The other software system can virtually loaf in comparison, for it controls the operator interface and coordinates communication between the control panel and the processing engine(s). That system is fast enough if it can reliably move commands from the real-time control panel to the processor fast enough to make a cut happen on the next frame after the button is pushed. The shortest time period for this synchronization of operator interface and processing power is between 1ms and 16ms, during which time perhaps a million pixels or more could be processed to the output of the switcher.
The best news is that this technology has been available for a generation and has gotten steadily better. One of the first all-digital production switchers, the Thomson Grass Valley Kadenza, was introduced 20 years ago. It required parallel digital connections (SMPTE 125M) but offered some innovative approaches, such as either a layer approach or a more conventional mix/effects orientation. Over the past 20 years, the cost has come down, and the capability has gone up. The Kadenza was 525/625 only, in no small measure because digital interfaces for HD signals weren't available. Current products offer HD or SD capabilities, and more than one manufacturer offers processing of (essentially) any input format, SD or HD, in the same output stream.

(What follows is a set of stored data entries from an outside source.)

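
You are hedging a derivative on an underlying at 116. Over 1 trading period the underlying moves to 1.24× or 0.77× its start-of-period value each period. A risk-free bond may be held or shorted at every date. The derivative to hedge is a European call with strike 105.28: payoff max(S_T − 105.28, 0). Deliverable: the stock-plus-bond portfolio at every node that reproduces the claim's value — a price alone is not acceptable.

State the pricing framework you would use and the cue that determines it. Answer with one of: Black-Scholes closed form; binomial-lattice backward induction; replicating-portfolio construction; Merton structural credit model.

framework: replicating-portfolio construction

Key observation: a price alone would not answer the question — the per-node share/bond construction on the spot-116, 1.24/0.77 tree is required, and only the replicating-portfolio method yields it.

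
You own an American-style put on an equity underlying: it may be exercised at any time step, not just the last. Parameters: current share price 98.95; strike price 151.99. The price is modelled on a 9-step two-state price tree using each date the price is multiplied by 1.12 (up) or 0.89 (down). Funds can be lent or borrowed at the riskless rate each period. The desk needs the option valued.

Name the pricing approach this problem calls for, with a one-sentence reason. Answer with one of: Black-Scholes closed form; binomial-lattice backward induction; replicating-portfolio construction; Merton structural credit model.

Key observation: early exercise of the strike-151.99 put must be checked at each of the 9 dates (spot 98.95), which forces a node-by-node comparison of intrinsic and continuation value backward from expiry.

framework: binomial-lattice backward induction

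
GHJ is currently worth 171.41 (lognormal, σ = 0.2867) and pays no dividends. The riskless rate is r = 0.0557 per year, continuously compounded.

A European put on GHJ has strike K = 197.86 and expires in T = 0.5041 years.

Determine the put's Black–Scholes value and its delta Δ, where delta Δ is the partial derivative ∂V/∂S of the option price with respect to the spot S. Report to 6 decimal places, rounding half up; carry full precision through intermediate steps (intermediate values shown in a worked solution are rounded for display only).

price = 27.529580
Δ = -0.679124

σ√T = 0.2867·√0.5041 = 0.203557
d₁ = (ln(S/K) + (r+σ²/2)T) / (σ√T) = (ln(171.41/197.86) + (0.0557+0.2867²/2)·0.5041) / 0.203557 = (-0.143501 + 0.048796) / 0.203557 = -0.465252
d₂ = d₁ − σ√T = -0.465252 − 0.203557 = -0.668809
e^{−rT} = 0.972312
N(−d₁) = 0.679124,  N(−d₂) = 0.748191
Put price V = K·e^{−rT}·N(−d₂) − S·N(−d₁) = 143.938299 − 116.408720 = 27.529580
Δ = −N(−d₁) = -0.679124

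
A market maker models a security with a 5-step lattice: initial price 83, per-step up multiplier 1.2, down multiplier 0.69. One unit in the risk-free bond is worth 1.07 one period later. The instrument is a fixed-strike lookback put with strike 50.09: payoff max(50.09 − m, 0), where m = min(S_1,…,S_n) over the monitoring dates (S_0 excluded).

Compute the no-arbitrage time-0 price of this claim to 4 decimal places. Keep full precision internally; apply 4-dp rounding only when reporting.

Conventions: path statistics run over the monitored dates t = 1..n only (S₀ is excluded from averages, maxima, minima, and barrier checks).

price = 1.5675

Under the martingale measure an up-move has probability p* = 0.7451; value the claim as the probability-weighted average of per-path payoffs, discounted 5 periods at R = 1.07.
Enumerate all 2^5 = 32 price paths (U = up ×1.2, D = down ×0.69); each path with k up-moves has probability p*^k·(1−p*)^(5−k).
DDDDD: m=12.9815, payoff=37.1085, prob=0.001076
UDDDD: m=22.5765, payoff=27.5135, prob=0.003146
DUDDD: m=22.5765, payoff=27.5135, prob=0.003146
UUDDD: m=39.2634, payoff=10.8266, prob=0.009195
DDUDD: m=22.5765, payoff=27.5135, prob=0.003146
UDUDD: m=39.2634, payoff=10.8266, prob=0.009195
DUUDD: m=39.2634, payoff=10.8266, prob=0.009195
UUUDD: m=68.2842, payoff=0.0000, prob=0.026877
DDDUD: m=22.5765, payoff=27.5135, prob=0.003146
UDDUD: m=39.2634, payoff=10.8266, prob=0.009195
DUDUD: m=39.2634, payoff=10.8266, prob=0.009195
UUDUD: m=68.2842, payoff=0.0000, prob=0.026877
DDUUD: m=39.2634, payoff=10.8266, prob=0.009195
UDUUD: m=68.2842, payoff=0.0000, prob=0.026877
DUUUD: m=57.2700, payoff=0.0000, prob=0.026877
UUUUD: m=99.6000, payoff=0.0000, prob=0.078565
DDDDU: m=18.8137, payoff=31.2763, prob=0.003146
UDDDU: m=32.7195, payoff=17.3705, prob=0.009195
DUDDU: m=32.7195, payoff=17.3705, prob=0.009195
UUDDU: m=56.9035, payoff=0.0000, prob=0.026877
DDUDU: m=32.7195, payoff=17.3705, prob=0.009195
UDUDU: m=56.9035, payoff=0.0000, prob=0.026877
DUUDU: m=56.9035, payoff=0.0000, prob=0.026877
UUUDU: m=98.9626, payoff=0.0000, prob=0.078565
DDDUU: m=27.2662, payoff=22.8238, prob=0.009195
UDDUU: m=47.4196, payoff=2.6704, prob=0.026877
DUDUU: m=47.4196, payoff=2.6704, prob=0.026877
UUDUU: m=82.4688, payoff=0.0000, prob=0.078565
DDUUU: m=39.5163, payoff=10.5737, prob=0.026877
UDUUU: m=68.7240, payoff=0.0000, prob=0.078565
DUUUU: m=57.2700, payoff=0.0000, prob=0.078565
UUUUU: m=99.6000, payoff=0.0000, prob=0.229650
Price = Σ prob·payoff / R^5 = 2.198565 / 1.402552 = 1.5675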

I can clearly see a trend toward picture format agnostic processing in production switchers. This capability comes quite naturally as a result of the special purpose scaling engines that are available in so many products today, from HD/SD format converters to aspect ratio converters and up/downconverters. Scaling engines are modest cost options in cameras, VTRs, frame synchronizers and other devices. Modular products occupying one or two slots in a card frame can now perform scaling and format conversion that once took many boards in expensive special purpose hardware.
The Holy Grail
The logical conclusion is that product differentiation will lead to increasingly flexible capacities in switchers and long-term reductions in cost. At some point in the future, the Holy Grail of a blade server, which performs the functions of a production switcher, will be achieved, but for now, it seems out of reach for practical and affordable baseband real-time production switchers.
John Luff is a broadcast technology consultant.